“Bird Box” was by all accounts a big hit for Netflix, so I suppose contrarian takes on its popularity were bound to come along. Count me as a big fan, though I grok that it was flawed.
The movie is about a woman named “Malorie,” (Sandra Bullock, so good and so Bullock-y here) her two children and her boyfriend “Tom” who are trying to survive in an apocalyptic world where largely-unseen monsters cause mass suicide by projecting images so profoundly sad or disturbing it causes anyone who sees them to instantly kill themselves. A few people escape this fate to become “disciples” of a sort, resisting suicide and imploring people to gaze upon the monsters. Everyone who wants to live must navigate the world outside their homes with blindfolds on.

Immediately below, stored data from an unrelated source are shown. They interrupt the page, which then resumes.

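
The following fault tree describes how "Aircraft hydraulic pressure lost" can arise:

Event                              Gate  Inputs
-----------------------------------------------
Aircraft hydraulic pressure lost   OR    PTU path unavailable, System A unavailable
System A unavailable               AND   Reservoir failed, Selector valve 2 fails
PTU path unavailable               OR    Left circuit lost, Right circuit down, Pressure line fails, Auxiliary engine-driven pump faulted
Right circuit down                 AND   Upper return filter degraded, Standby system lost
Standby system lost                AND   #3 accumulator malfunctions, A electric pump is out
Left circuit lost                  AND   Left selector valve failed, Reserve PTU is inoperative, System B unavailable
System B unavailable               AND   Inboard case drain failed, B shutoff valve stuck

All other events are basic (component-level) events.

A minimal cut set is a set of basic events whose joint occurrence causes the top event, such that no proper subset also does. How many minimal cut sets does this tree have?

5

System B unavailable [AND]: one cut set from each child combined → 1 × 1 = 1 cut set(s).
Left circuit lost [AND]: one cut set from each child combined → 1 × 1 × 1 = 1 cut set(s).
Standby system lost [AND]: one cut set from each child combined → 1 × 1 = 1 cut set(s).
Right circuit down [AND]: one cut set from each child combined → 1 × 1 = 1 cut set(s).
PTU path unavailable [OR]: union of children's cut sets → 4 cut set(s).
System A unavailable [AND]: one cut set from each child combined → 1 × 1 = 1 cut set(s).
Aircraft hydraulic pressure lost [OR]: union of children's cut sets → 5 cut set(s).
Minimal cut sets: {B shutoff valve stuck, Inboard case drain failed, Left selector valve failed, Reserve PTU is inoperative}; {#3 accumulator malfunctions, A electric pump is out, Upper return filter degraded}; {Pressure line fails}; {Auxiliary engine-driven pump faulted}; {Reservoir failed, Selector valve 2 fails}.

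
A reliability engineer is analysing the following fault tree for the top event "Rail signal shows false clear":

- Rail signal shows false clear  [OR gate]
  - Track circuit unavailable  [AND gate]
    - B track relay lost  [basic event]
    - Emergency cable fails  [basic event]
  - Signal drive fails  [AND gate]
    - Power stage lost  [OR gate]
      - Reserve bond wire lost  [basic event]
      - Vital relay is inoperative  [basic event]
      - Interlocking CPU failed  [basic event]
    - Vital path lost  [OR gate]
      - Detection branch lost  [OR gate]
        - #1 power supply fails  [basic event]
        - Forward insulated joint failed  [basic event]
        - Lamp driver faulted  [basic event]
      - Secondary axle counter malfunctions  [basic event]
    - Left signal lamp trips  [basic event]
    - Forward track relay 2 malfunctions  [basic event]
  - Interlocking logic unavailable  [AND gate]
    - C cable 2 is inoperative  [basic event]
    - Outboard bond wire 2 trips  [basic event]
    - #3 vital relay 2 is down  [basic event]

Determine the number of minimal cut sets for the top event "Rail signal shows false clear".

14

Track circuit unavailable [AND]: one cut set from each child combined → 1 × 1 = 1 cut set(s).
Power stage lost [OR]: union of children's cut sets → 3 cut set(s).
Detection branch lost [OR]: union of children's cut sets → 3 cut set(s).
Vital path lost [OR]: union of children's cut sets → 4 cut set(s).
Signal drive fails [AND]: one cut set from each child combined → 3 × 4 × 1 × 1 = 12 cut set(s).
Interlocking logic unavailable [AND]: one cut set from each child combined → 1 × 1 × 1 = 1 cut set(s).
Rail signal shows false clear [OR]: union of children's cut sets → 14 cut set(s).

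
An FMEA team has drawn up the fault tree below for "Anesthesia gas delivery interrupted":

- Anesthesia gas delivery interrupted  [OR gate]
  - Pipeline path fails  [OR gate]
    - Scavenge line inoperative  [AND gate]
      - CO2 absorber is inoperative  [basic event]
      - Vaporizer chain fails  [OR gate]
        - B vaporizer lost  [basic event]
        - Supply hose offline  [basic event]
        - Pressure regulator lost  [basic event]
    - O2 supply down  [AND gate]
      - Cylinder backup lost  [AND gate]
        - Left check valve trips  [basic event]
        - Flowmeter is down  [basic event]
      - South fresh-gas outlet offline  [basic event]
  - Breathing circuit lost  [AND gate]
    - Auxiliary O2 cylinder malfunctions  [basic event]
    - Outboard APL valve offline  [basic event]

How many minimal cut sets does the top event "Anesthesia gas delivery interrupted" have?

Vaporizer chain fails [OR]: union of children's cut sets → 3 cut set(s).
Scavenge line inoperative [AND]: one cut set from each child combined → 1 × 3 = 3 cut set(s).
Cylinder backup lost [AND]: one cut set from each child combined → 1 × 1 = 1 cut set(s).
O2 supply down [AND]: one cut set from each child combined → 1 × 1 = 1 cut set(s).
Pipeline path fails [OR]: union of children's cut sets → 4 cut set(s).
Breathing circuit lost [AND]: one cut set from each child combined → 1 × 1 = 1 cut set(s).
Anesthesia gas delivery interrupted [OR]: union of children's cut sets → 5 cut set(s).
Minimal cut sets: {B vaporizer lost, CO2 absorber is inoperative}; {CO2 absorber is inoperative, Supply hose offline}; {CO2 absorber is inoperative, Pressure regulator lost}; {Flowmeter is down, Left check valve trips, South fresh-gas outlet offline}; {Auxiliary O2 cylinder malfunctions, Outboard APL valve offline}.

5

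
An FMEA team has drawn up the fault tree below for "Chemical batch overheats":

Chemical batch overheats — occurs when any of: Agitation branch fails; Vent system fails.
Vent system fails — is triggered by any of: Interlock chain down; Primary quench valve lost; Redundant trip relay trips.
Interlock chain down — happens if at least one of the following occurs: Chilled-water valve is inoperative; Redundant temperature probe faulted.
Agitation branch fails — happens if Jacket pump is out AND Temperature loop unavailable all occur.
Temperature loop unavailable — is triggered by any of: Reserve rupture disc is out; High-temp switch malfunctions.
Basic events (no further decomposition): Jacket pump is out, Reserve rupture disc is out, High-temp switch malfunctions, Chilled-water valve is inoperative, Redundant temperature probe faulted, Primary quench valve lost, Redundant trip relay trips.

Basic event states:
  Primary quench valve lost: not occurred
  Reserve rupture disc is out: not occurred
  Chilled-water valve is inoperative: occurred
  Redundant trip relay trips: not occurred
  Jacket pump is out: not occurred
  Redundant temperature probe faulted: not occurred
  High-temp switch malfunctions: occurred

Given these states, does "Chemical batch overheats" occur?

Temperature loop unavailable [OR]: Reserve rupture disc is out=not, High-temp switch malfunctions=occurs → at least one input occurs → occurs.
Agitation branch fails [AND]: Jacket pump is out=not, Temperature loop unavailable=occurs → not all inputs occur → does not occur.
Interlock chain down [OR]: Chilled-water valve is inoperative=occurs, Redundant temperature probe faulted=not → at least one input occurs → occurs.
Vent system fails [OR]: Interlock chain down=occurs, Primary quench valve lost=not, Redundant trip relay trips=not → at least one input occurs → occurs.
Chemical batch overheats [OR]: Agitation branch fails=not, Vent system fails=occurs → at least one input occurs → occurs.

Yes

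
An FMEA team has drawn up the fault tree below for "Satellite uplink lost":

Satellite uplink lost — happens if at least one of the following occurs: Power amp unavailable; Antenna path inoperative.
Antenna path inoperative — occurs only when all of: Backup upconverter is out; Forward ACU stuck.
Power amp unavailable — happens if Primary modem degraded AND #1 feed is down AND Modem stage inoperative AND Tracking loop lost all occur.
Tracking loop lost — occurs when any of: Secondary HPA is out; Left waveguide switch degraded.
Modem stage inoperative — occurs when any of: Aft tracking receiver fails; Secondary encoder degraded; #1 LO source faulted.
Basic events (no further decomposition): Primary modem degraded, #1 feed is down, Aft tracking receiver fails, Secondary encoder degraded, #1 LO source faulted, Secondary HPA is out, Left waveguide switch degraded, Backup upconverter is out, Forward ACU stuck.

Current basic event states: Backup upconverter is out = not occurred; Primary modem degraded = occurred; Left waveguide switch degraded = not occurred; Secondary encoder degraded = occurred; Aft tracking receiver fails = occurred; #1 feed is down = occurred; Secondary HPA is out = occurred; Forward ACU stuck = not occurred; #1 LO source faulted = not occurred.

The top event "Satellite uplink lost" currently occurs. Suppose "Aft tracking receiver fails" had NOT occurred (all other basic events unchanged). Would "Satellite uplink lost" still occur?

Counterfactual: set "Aft tracking receiver fails" to not occurred.
Modem stage inoperative [OR]: Aft tracking receiver fails=not, Secondary encoder degraded=occurs, #1 LO source faulted=not → at least one input occurs → occurs.
Tracking loop lost [OR]: Secondary HPA is out=occurs, Left waveguide switch degraded=not → at least one input occurs → occurs.
Power amp unavailable [AND]: Primary modem degraded=occurs, #1 feed is down=occurs, Modem stage inoperative=occurs, Tracking loop lost=occurs → all inputs occur → occurs.
Antenna path inoperative [AND]: Backup upconverter is out=not, Forward ACU stuck=not → not all inputs occur → does not occur.
Satellite uplink lost [OR]: Power amp unavailable=occurs, Antenna path inoperative=not → at least one input occurs → occurs.

Yes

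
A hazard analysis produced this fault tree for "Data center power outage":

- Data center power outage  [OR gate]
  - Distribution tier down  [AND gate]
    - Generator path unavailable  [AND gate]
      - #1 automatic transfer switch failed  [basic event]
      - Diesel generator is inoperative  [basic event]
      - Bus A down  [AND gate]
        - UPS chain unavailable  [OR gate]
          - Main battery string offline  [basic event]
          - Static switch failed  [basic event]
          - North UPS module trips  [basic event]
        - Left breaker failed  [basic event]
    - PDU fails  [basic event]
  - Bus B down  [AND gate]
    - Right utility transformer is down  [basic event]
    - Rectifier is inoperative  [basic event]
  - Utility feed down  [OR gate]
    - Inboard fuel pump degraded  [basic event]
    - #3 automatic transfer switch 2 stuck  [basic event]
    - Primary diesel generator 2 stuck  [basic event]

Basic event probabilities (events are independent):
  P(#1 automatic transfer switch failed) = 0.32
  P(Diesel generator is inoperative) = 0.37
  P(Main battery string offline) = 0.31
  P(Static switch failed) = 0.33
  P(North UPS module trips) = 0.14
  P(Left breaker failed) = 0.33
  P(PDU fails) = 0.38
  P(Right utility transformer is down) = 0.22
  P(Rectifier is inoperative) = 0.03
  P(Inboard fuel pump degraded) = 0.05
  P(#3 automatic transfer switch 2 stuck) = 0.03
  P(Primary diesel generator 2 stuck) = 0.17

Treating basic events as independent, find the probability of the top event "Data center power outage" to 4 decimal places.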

“Bird Box” is a film that leaves a lot of questions unanswered:
- What are the monsters? What do they look like, exactly?
- Why do some people seem terrified by them and some people seem to react as if they’re seeing comforting images of dead relatives? Which is it? Is it both?
- Why do some people survive seeing the monsters and why do they become evil?
- Why can’t the monsters enter buildings? (This is not a question that vexes me; I’m fine with this being “a rule.”)
- Are the monsters corporeal?
- And so on.
Some to great effect, some less so.
I’m always going to wish I had seen at least more than a glimpse of the monsters (a monster disciple has perhaps sketched pictures of them in one scene), then again I appreciate that not seeing them is part of what makes the movie so terrifying.